Dies ist hier nicht der Fall. Abgesehen davon, dass der anwaltlich vertretene Kläger in der mündlichen Verhandlung am 18. August 2020 keine Beweisanträge gestellt hat, kann dem Zulassungsvorbringen schon nicht entnommen werden, dass die Aufklärung der Geschosshöhen der Anwesen P* … Str., * sowie * und R* …str. … entscheidungserheblich gewesen wäre. Auf die vorstehenden Ausführungen wird verwiesen. Ein Verfahrensmangel, auf dem die Entscheidung beruhen kann (vgl. § 124 Abs. 2 Nr. 5 VwGO), ist somit nicht dargelegt.
f) Auch soweit der Kläger die Richtigkeit des Urteils des Verwaltungsgerichts hinsichtlich der Rückbauverpflichtung im Bescheid vom 13. September 2017 in Zweifel zu ziehen versucht, kann er nicht durchdringen.

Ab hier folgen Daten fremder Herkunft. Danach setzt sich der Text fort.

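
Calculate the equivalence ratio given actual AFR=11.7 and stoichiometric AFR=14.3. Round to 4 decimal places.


phi = AFR_stoich / AFR_actual
phi = 14.3 / 11.7 = 1.2222


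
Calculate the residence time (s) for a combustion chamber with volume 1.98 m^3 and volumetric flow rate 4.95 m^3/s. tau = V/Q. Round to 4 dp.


tau = V / Q_flow
tau = 1.98 / 4.95 = 0.4000 s


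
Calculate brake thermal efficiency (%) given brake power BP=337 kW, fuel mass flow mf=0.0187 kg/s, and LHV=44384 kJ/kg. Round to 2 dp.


eta_BTE = (BP / (mf * LHV)) * 100
Denominator = 0.0187 * 44384 = 829.9808 kW
eta_BTE = (337 / 829.9808) * 100 = 40.60%


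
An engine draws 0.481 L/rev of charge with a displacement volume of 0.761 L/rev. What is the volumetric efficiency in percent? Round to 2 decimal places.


eta_v = (V_actual / V_disp) * 100
Ratio = 0.481 / 0.761 = 0.6321
eta_v = 0.6321 * 100 = 63.21%


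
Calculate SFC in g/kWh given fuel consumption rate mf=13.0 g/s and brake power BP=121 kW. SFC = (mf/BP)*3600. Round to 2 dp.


SFC = (mf / BP) * 3600
Rate = 13.0 / 121 = 0.107438 g/(s*kW)
SFC = 0.107438 * 3600 = 386.78 g/kWh


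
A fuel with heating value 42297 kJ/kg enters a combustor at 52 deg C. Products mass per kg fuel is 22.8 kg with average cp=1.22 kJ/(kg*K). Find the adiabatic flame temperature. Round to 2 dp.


T_ad = T_in + Hc / (m_p * cp)
Denominator = 22.8 * 1.22 = 27.8160
Temperature rise = 42297 / 27.8160 = 1520.60 K
T_ad = 52 + 1520.60 = 1572.60 deg C


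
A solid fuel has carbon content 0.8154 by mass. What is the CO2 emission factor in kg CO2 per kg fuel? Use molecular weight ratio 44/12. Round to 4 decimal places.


EF = C_frac * (M_CO2 / M_C)
EF = 0.8154 * (44/12)
EF = 0.8154 * 3.666667 = 2.9898 kg_CO2/kg_fuel


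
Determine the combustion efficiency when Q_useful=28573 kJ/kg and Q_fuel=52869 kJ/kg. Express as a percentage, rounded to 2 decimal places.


Efficiency = (Q_useful / Q_fuel) * 100
Efficiency = (28573 / 52869) * 100
Efficiency = 0.5404 * 100 = 54.04%


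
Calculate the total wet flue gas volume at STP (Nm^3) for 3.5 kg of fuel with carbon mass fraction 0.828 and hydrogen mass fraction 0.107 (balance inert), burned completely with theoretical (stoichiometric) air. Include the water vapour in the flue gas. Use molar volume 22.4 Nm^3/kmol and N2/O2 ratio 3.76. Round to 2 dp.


Per kg fuel: CO2 = (C/12 kmol)*22.4 = (0.828/12)*22.4 = 1.54560 Nm^3
Per kg fuel: H2O = (H/2 kmol)*22.4 = (0.107/2)*22.4 = 1.19840 Nm^3
O2 needed per kg fuel = C/12 + H/4 = 0.828/12 + 0.107/4 = 0.09575000 kmol
Per kg fuel: N2 = O2*3.76*22.4 = 0.09575000*3.76*22.4 = 8.06445 Nm^3
Total per kg = 1.54560 + 1.19840 + 8.06445 = 10.80845 Nm^3
Total = 10.80845 * 3.5 = 37.83 Nm^3


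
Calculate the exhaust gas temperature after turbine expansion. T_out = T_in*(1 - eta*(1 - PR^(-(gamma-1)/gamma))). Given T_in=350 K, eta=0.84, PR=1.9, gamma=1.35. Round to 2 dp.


T_out = T_in * (1 - eta * (1 - PR^(-(gamma-1)/gamma)))
Exponent = -(1.35-1)/1.35 = -0.25925926
PR^exp = 1.9^(-0.25925926) = 0.84670193
Factor = 1 - 0.84*(1 - 0.84670193) = 0.87122962
T_out = 350 * 0.87122962 = 304.93 K


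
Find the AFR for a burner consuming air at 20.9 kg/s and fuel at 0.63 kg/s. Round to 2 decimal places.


AFR = m_air / m_fuel
AFR = 20.9 / 0.63 = 33.17


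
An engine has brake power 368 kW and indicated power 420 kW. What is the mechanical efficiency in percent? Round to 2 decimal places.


eta_mech = (BP / IP) * 100
Ratio = 368 / 420 = 0.8762
eta_mech = 0.8762 * 100 = 87.62%


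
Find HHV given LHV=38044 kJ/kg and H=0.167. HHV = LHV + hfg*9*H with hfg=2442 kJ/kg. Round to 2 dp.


HHV = LHV + hfg * 9 * H
Water addition = 2442 * 9 * 0.167 = 3670.326 kJ/kg
HHV = 38044 + 3670.326 = 41714.33 kJ/kg


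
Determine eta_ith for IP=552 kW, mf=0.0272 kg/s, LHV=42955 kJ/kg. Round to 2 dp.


eta_ith = (IP / (mf * LHV)) * 100
Denominator = 0.0272 * 42955 = 1168.3760 kW
eta_ith = (552 / 1168.3760) * 100 = 47.25%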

aa) Das Verwaltungsgericht hat die streitgegenständliche Anordnung der Beseitigung als ermessensfehlerfrei ergangen angesehen. Entgegen der Ansicht des Klägers hatte es dabei keine Veranlassung, auf den mit der Beseitigung der baulichen Anlage verbundenen (Kosten-)Aufwand einzugehen. Dieser spielt für die Frage der Verhältnismäßigkeit der Beseitigungsanordnung keine Rolle, da derjenige, der ohne die erforderliche Genehmigung eine Anlage errichtet oder ändert, das Risiko einer baurechtswidrigen Ausführung selbst zu tragen hat. Andernfalls hätte es der Betroffene auch in der Hand, durch hohen Kostenaufwand die Wiederherstellung rechtmäßiger Zustände zu verhindern (vgl. BayVGH, B.v. 5.12.2019 – 9 ZB 18.1263 – juris Rn. 10 m.w.N.)
bb) Das weitere die Rückbauverpflichtung betreffende Zulassungsvorbringen, wonach die Beklagte im Zusammenhang mit ihrer Ermessensentscheidung Erwägungen zu Vollgeschossen unter Berücksichtigung des Vollgeschossbegriffes hätte anstellen müssen, ist ohne jede Erläuterung nicht nachvollziehbar. Es genügt dem Darlegungsgebot nicht (vgl. BayVGH, B.v. 23.6.2021 – 9 ZB 20.1900 – juris Rn. 7 m.w.N.).
g) Zur Fälligkeit des Zwangsgeldes lässt sich dem Zulassungsvorbringen nicht entnehmen (vgl. § 124 Abs. 4 Satz 4 VwGO).
2. Die Rechtssache weist keine besonderen tatsächlichen oder rechtlichen Schwierigkeiten auf (§ 124a Abs. 2 Nr. 2 VwGO).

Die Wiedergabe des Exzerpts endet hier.